What makes you the proudest of your husband? What overjoys you the most in your wife? Is it when he wins at golf or she finds a great deal at the mall? Or are you most impressed when he gathers the family to pray and read the Word before bed, or when she forgives the neighbor whose dog dug up some of your plants? You are one of the most influential people in your spouse’s life. They will want to please whoever praises them the most. Have you been using your influence to lead them to honor God?
Love rejoices most in the things that please God. When your mate is growing in Christian character, persevering in faith, seeking purity, and embracing roles of giving and service—becoming spiritually active in your home—the Bible says you should be celebrating it. More than when they save money on the grocery bill. More than when they achieve success at work.
It should be romantic for a woman to see her strong husband humbling himself before God. It should be inspiring for a man to see his wife living with deep spiritual conviction and passion. You should rejoice and be absolutely thrilled, excitedly cheering them on for what they’re allowing God to accomplish in their lives.
The apostle Paul often wrote in his letters how delighted he was to hear reports of people’s faithfulness and growth in Jesus. “We ought always to give thanks to God for you, brethren, as is only fitting, because your faith is greatly enlarged, and the love of each one of you toward one another grows ever greater; therefore, we ourselves speak proudly of you among the churches of God” (2 Thessalonians 1:3–4).
Sometimes, by accepting modern culture’s take on what to applaud in our spouse, we can actually be guilty of encouraging them to sin, perhaps by feeding their vanity or by letting boys be boys. But “love does not rejoice in unrighteousness”—not in ourselves, and not in our mate. Rather, love “rejoices with the truth,” the way the apostle John did when he said, “I have no greater joy than this, to hear of my children walking in the truth” (3 John 4). He knew that the pursuit of godliness, purity, and faithfulness—remaining unjaded and uncompromising in life—was the only way for them to please God, complete their purpose, and find joy and fulfillment in life.
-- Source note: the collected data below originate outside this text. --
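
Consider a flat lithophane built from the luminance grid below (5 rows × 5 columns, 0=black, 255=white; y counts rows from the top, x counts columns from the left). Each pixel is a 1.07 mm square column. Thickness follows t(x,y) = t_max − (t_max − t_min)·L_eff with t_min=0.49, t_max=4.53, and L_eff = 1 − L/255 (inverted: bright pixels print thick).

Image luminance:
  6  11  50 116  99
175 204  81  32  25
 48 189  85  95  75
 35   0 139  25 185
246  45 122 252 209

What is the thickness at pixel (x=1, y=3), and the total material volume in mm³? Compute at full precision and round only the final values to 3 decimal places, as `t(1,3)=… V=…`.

t(1,3)=0.490 V=60.261

span = t_max - t_min = 4.53 - 0.49 = 4.040
L(1,3) = 0, L_eff = 1 - 0/255 = 1.000000 (inverted)
t(1,3) = 4.53 - 4.040·1.000000 = 0.490
Σt over all 5·5 pixels = 1342171/25500 ≈ 52.6341569
V = pitch²·Σt = 1.07²·1342171/25500 = 60.261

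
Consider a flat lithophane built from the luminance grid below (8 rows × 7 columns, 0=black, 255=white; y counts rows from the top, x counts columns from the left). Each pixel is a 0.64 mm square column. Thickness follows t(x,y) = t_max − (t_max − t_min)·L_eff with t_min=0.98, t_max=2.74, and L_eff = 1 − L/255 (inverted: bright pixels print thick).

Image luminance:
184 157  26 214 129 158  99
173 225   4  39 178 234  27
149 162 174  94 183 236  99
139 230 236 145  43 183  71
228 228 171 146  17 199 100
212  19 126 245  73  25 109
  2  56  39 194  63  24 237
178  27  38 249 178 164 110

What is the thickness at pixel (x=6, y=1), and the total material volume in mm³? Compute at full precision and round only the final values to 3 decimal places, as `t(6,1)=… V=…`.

span = t_max - t_min = 2.74 - 0.98 = 1.760
L(6,1) = 27, L_eff = 1 - 27/255 = 0.894118 (inverted)
t(6,1) = 2.74 - 1.760·0.894118 = 1.166
Σt over all 8·7 pixels = 677572/6375 ≈ 106.2858039
V = pitch²·Σt = 0.64²·677572/6375 = 43.535

t(6,1)=1.166 V=43.535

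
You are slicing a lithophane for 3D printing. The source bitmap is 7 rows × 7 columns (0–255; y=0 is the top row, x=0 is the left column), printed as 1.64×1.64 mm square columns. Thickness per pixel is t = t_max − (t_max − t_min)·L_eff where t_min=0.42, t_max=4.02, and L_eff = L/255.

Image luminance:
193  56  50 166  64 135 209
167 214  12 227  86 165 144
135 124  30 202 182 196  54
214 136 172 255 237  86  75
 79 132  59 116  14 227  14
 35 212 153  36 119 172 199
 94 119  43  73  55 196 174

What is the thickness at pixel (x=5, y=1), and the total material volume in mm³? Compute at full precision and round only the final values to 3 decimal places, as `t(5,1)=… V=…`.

t(5,1)=1.691 V=290.315

span = t_max - t_min = 4.02 - 0.42 = 3.600
L(5,1) = 165, L_eff = 165/255 = 0.647059
t(5,1) = 4.02 - 3.600·0.647059 = 1.691
Σt over all 7·7 pixels = 107.94
V = pitch²·Σt = 1.64²·107.94 = 290.315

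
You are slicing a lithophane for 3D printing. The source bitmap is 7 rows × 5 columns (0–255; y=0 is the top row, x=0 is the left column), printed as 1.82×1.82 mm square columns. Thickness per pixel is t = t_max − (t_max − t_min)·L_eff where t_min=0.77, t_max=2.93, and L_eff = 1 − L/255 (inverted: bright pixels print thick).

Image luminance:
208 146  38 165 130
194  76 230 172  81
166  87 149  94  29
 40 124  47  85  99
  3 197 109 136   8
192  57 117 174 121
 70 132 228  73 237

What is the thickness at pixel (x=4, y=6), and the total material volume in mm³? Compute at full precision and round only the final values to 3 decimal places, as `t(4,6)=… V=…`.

span = t_max - t_min = 2.93 - 0.77 = 2.160
L(4,6) = 237, L_eff = 1 - 237/255 = 0.070588 (inverted)
t(4,6) = 2.93 - 2.160·0.070588 = 2.778
Σt over all 7·5 pixels = 532483/8500 ≈ 62.6450588
V = pitch²·Σt = 1.82²·532483/8500 = 207.505

t(4,6)=2.778 V=207.505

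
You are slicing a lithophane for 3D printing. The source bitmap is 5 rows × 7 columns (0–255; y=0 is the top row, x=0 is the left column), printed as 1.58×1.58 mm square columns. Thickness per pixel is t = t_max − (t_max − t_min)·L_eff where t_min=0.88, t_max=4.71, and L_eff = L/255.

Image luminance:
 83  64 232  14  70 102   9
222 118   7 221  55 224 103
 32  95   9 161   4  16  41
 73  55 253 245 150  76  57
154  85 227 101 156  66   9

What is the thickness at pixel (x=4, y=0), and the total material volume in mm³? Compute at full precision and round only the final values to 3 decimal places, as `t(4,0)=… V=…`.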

But what if your spouse is not a believer? How can you champion godly behavior in them if they don’t believe in God and refuse to submit to Him? Paul told believing spouses to stay true to their unbelieving mates, pray for them, and live an exemplary life before them in reverence to God (1 Corinthians 7:10–16). Yes, this may invite ridicule in some marriages. But when Christ takes over a man’s heart, the long-term life change and spiritual transformation God develops in him is a powerful testimony that is hard for his wife to deny. Scripture exhorts wives to quietly use their submission, purity, and respectful behavior to win over their husbands (1 Peter 3:1–2). Sometimes you may feel as if you are only making it more difficult for your spouse to see Jesus in you. But stay prayerful, respectful, and loving. God is not finished with them yet. He has placed a witness to Himself right in their bed next to them.
What more could you want for your wife or husband than for them to experience the best that life has to offer—the best that God has to offer! So, yes, be encouraged and happy for any success your spouse enjoys. But save your heartiest congratulations for those times when they are taking closer steps to God and honoring Him as their First Love.
TODAY'S DARE
Find a specific, recent example when your spouse demonstrated Christian character in a noticeable way (faith, love, honesty, patience, kindness, service, compassion, humility, etc.). Verbally commend them for this at some point today.
____ Check here when you’ve completed today’s dare.
What example did you choose to recognize? How many other ways could you celebrate their growth in godliness? How could you encourage them to persevere in it?